The answer lies in our adolescence according to one Professor of Developmental Psychology at NYU, Niobe Way. Way has been studying adolescent boys for over 30 years, 1000’s of them. What she has found is beyond gender, it’s a fundamentally human need. The problem lies within how our culture interprets and normalizes that need.

Way explains that our culture demeans the stereotypically feminine qualities of caring too much, needing others, feeling a lot of emotions, and showing that to others. We, instead, value stereotypically male qualities like playing it cool, not needing anyone, acting neutral and keeping it to ourselves. She explains that “we have gendered human needs and created a hierarchy for them - cognition over emotion, mind over body, self over relationships.” According to even the boys, this cultural hierarchy is incoherent and needs to be disrupted. One of the boys in her studies explicitly critiques it: “It might be nice to be a girl because then I wouldn’t have to be emotionless.” All humans, regardless of gender, are built for emotion and human connection.
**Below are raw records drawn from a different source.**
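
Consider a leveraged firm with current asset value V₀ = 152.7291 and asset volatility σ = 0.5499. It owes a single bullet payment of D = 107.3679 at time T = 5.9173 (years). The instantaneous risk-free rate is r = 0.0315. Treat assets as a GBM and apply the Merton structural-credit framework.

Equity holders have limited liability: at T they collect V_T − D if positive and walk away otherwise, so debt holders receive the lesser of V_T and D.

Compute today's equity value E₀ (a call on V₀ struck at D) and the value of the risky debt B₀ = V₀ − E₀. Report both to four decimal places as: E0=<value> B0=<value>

d₁ = [ln(V₀/D) + (r + σ²/2)T] / (σ√T)
   = [ln(152.7291/107.3679) + (0.0315 + 0.5·0.5499²)·5.9173] / (0.5499·√5.9173)
   = [0.352405 + 1.081061] / 1.337659 = 1.071622
d₂ = d₁ − σ√T = 1.071622 − 1.337659 = -0.266037
N(d₁) = 0.858055,  N(d₂) = 0.395105,  e^(−rT) = 0.829946
E₀ = V₀·N(d₁) − D·e^(−rT)·N(d₂)
   = 152.7291·0.858055 − 107.3679·0.829946·0.395105 = 95.842337
B₀ = V₀ − E₀ = 152.7291 − 95.842337 = 56.886763

E0=95.8423 B0=56.8868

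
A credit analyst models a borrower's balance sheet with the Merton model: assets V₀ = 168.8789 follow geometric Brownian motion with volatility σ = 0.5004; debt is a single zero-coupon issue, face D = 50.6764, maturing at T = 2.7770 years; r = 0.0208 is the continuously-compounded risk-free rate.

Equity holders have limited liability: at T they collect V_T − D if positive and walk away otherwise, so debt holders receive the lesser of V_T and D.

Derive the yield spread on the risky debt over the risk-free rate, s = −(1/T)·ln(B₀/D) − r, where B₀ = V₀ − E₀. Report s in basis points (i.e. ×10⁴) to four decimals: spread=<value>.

spread=154.0601

d₁ = [ln(V₀/D) + (r + σ²/2)T] / (σ√T)
   = [ln(168.8789/50.6764) + (0.0208 + 0.5·0.5004²)·2.7770] / (0.5004·√2.7770)
   = [1.203722 + 0.405442] / 0.833883 = 1.929723
d₂ = d₁ − σ√T = 1.929723 − 0.833883 = 1.095840
N(d₁) = 0.973179,  N(d₂) = 0.863426,  e^(−rT) = 0.943875
E₀ = V₀·N(d₁) − D·e^(−rT)·N(d₂)
   = 168.8789·0.973179 − 50.6764·0.943875·0.863426 = 123.049939
B₀ = V₀ − E₀ = 168.8789 − 123.049939 = 45.828961
spread = −(1/T)·ln(B₀/D) − r = −(1/2.7770)·ln(45.828961/50.6764) − 0.0208 = 0.01540601
in basis points: 0.01540601 × 10⁴ = 154.0601 bp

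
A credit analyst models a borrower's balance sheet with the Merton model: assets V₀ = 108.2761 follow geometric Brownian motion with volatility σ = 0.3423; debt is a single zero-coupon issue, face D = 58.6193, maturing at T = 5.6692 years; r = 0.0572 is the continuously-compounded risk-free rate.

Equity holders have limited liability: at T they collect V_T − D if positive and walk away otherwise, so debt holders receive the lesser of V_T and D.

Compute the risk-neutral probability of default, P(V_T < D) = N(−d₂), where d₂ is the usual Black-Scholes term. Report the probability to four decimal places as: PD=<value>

d₁ = [ln(V₀/D) + (r + σ²/2)T] / (σ√T)
   = [ln(108.2761/58.6193) + (0.0572 + 0.5·0.3423²)·5.6692] / (0.3423·√5.6692)
   = [0.613620 + 0.656406] / 0.815019 = 1.558279
d₂ = d₁ − σ√T = 1.558279 − 0.815019 = 0.743259
risk-neutral PD = N(−d₂) = N(-0.743259) = 0.228662

PD=0.2287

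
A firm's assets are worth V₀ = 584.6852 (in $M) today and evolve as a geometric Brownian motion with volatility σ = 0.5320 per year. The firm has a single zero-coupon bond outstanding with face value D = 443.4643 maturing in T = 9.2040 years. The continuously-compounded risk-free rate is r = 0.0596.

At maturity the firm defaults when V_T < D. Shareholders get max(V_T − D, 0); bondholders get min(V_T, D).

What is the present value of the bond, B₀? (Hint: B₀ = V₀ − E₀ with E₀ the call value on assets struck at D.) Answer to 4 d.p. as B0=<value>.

B0=153.1087

d₁ = [ln(V₀/D) + (r + σ²/2)T] / (σ√T)
   = [ln(584.6852/443.4643) + (0.0596 + 0.5·0.5320²)·9.2040] / (0.5320·√9.2040)
   = [0.276456 + 1.851035] / 1.613987 = 1.318159
d₂ = d₁ − σ√T = 1.318159 − 1.613987 = -0.295828
N(d₁) = 0.906275,  N(d₂) = 0.383681,  e^(−rT) = 0.577782
E₀ = V₀·N(d₁) − D·e^(−rT)·N(d₂)
   = 584.6852·0.906275 − 443.4643·0.577782·0.383681 = 431.576539
B₀ = V₀ − E₀ = 584.6852 − 431.576539 = 153.108661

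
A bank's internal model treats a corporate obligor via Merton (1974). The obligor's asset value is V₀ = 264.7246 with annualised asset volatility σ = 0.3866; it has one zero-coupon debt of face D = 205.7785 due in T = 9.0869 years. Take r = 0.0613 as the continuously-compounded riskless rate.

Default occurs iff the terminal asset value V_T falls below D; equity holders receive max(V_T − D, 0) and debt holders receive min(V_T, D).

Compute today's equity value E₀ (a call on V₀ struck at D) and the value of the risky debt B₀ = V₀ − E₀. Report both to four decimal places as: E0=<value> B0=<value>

E0=173.8552 B0=90.8694

d₁ = [ln(V₀/D) + (r + σ²/2)T] / (σ√T)
   = [ln(264.7246/205.7785) + (0.0613 + 0.5·0.3866²)·9.0869] / (0.3866·√9.0869)
   = [0.251890 + 1.236089] / 1.165386 = 1.276812
d₂ = d₁ − σ√T = 1.276812 − 1.165386 = 0.111426
N(d₁) = 0.899166,  N(d₂) = 0.544361,  e^(−rT) = 0.572910
E₀ = V₀·N(d₁) − D·e^(−rT)·N(d₂)
   = 264.7246·0.899166 − 205.7785·0.572910·0.544361 = 173.855208
B₀ = V₀ − E₀ = 264.7246 − 173.855208 = 90.869392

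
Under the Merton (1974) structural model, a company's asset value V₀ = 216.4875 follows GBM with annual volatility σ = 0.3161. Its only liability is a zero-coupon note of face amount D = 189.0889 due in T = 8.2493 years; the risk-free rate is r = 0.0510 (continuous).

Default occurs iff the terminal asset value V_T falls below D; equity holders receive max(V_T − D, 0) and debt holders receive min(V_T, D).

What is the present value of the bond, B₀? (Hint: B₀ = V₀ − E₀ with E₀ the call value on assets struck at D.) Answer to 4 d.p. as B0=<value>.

B0=100.8779

d₁ = [ln(V₀/D) + (r + σ²/2)T] / (σ√T)
   = [ln(216.4875/189.0889) + (0.0510 + 0.5·0.3161²)·8.2493] / (0.3161·√8.2493)
   = [0.135316 + 0.832846] / 0.907890 = 1.066387
d₂ = d₁ − σ√T = 1.066387 − 0.907890 = 0.158497
N(d₁) = 0.856876,  N(d₂) = 0.562968,  e^(−rT) = 0.656578
E₀ = V₀·N(d₁) − D·e^(−rT)·N(d₂)
   = 216.4875·0.856876 − 189.0889·0.656578·0.562968 = 115.609569
B₀ = V₀ − E₀ = 216.4875 − 115.609569 = 100.877931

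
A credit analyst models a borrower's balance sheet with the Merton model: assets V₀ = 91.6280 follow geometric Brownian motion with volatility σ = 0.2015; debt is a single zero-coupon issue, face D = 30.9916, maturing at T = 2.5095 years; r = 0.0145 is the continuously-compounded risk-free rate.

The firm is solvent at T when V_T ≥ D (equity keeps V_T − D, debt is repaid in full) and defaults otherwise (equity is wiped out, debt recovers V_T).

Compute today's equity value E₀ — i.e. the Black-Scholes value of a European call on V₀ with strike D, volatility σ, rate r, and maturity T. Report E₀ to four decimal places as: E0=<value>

E0=61.7448

d₁ = [ln(V₀/D) + (r + σ²/2)T] / (σ√T)
   = [ln(91.6280/30.9916) + (0.0145 + 0.5·0.2015²)·2.5095] / (0.2015·√2.5095)
   = [1.084021 + 0.087333] / 0.319204 = 3.669607
d₂ = d₁ − σ√T = 3.669607 − 0.319204 = 3.350403
N(d₁) = 0.999879,  N(d₂) = 0.999597,  e^(−rT) = 0.964266
E₀ = V₀·N(d₁) − D·e^(−rT)·N(d₂)
   = 91.6280·0.999879 − 30.9916·0.964266·0.999597 = 61.744772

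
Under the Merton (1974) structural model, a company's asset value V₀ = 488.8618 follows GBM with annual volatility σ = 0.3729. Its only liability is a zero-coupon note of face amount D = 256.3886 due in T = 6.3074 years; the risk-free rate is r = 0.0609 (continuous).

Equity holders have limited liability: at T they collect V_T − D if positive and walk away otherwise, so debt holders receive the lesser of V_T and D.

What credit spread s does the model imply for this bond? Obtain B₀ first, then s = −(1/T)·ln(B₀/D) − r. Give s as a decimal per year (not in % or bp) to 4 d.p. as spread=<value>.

spread=0.0167

d₁ = [ln(V₀/D) + (r + σ²/2)T] / (σ√T)
   = [ln(488.8618/256.3886) + (0.0609 + 0.5·0.3729²)·6.3074] / (0.3729·√6.3074)
   = [0.645386 + 0.822657] / 0.936521 = 1.567548
d₂ = d₁ − σ√T = 1.567548 − 0.936521 = 0.631027
N(d₁) = 0.941507,  N(d₂) = 0.735989,  e^(−rT) = 0.681049
E₀ = V₀·N(d₁) − D·e^(−rT)·N(d₂)
   = 488.8618·0.941507 − 256.3886·0.681049·0.735989 = 331.753288
B₀ = V₀ − E₀ = 488.8618 − 331.753288 = 157.108512
spread = −(1/T)·ln(B₀/D) − r = −(1/6.3074)·ln(157.108512/256.3886) − 0.0609 = 0.01674809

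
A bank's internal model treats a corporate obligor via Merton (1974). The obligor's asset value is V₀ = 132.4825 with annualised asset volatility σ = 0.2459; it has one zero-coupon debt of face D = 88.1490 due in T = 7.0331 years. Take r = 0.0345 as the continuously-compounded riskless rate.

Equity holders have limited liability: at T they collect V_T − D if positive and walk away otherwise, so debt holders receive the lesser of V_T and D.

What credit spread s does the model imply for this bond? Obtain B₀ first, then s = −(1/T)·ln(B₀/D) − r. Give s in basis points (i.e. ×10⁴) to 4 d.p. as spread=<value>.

spread=108.0111

d₁ = [ln(V₀/D) + (r + σ²/2)T] / (σ√T)
   = [ln(132.4825/88.1490) + (0.0345 + 0.5·0.2459²)·7.0331] / (0.2459·√7.0331)
   = [0.407422 + 0.455277] / 0.652127 = 1.322900
d₂ = d₁ − σ√T = 1.322900 − 0.652127 = 0.670774
N(d₁) = 0.907066,  N(d₂) = 0.748818,  e^(−rT) = 0.784552
E₀ = V₀·N(d₁) − D·e^(−rT)·N(d₂)
   = 132.4825·0.907066 − 88.1490·0.784552·0.748818 = 68.383974
B₀ = V₀ − E₀ = 132.4825 − 68.383974 = 64.098526
spread = −(1/T)·ln(B₀/D) − r = −(1/7.0331)·ln(64.098526/88.1490) − 0.0345 = 0.01080111
in basis points: 0.01080111 × 10⁴ = 108.0111 bp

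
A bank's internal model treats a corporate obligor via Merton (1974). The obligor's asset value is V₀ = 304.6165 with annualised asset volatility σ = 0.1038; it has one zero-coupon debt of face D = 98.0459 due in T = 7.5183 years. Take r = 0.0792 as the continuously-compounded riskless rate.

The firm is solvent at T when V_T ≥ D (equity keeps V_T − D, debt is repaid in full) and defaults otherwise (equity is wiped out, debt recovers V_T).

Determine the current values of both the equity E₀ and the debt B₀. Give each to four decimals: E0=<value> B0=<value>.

E0=250.5623 B0=54.0542

d₁ = [ln(V₀/D) + (r + σ²/2)T] / (σ√T)
   = [ln(304.6165/98.0459) + (0.0792 + 0.5·0.1038²)·7.5183] / (0.1038·√7.5183)
   = [1.133618 + 0.635952] / 0.284615 = 6.217425
d₂ = d₁ − σ√T = 6.217425 − 0.284615 = 5.932810
N(d₁) = 1.000000,  N(d₂) = 1.000000,  e^(−rT) = 0.551315
E₀ = V₀·N(d₁) − D·e^(−rT)·N(d₂)
   = 304.6165·1.000000 − 98.0459·0.551315·1.000000 = 250.562347
B₀ = V₀ − E₀ = 304.6165 − 250.562347 = 54.054153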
Way’s research has taken her into middle school classrooms where she listens to boys speak about what they need and want most. The answer is always the same: deep relationships with other boys. Yet our culture, she says, “gets in the way.” If they show emotion, their peers make fun of them for being “girly” and if they describe wanting to connect with other boys their peers call them “gay.” She explains that “our ability to be sensitive, empathic, emotional, and tuned into other people” is fundamental to our humanity. She explains that the lack of connection causes many young boys to get into trouble together to force a type of intimacy that is socially acceptable. “The way in which we impose culture is why you get rebellion in adolescence. When boys act out the root is loneliness and isolation,” she explains. They become afraid of real intimacy because our culture doesn’t accept it. Another damaging cultural narrative we are playing into is that “boys will be boys” as if most boys want to get into trouble and do things they wouldn’t be proud of. Which is just not true. “Locker room talk is fake. When they laugh at a joke at their expense they are hurt,” she says. They actually just want friendships.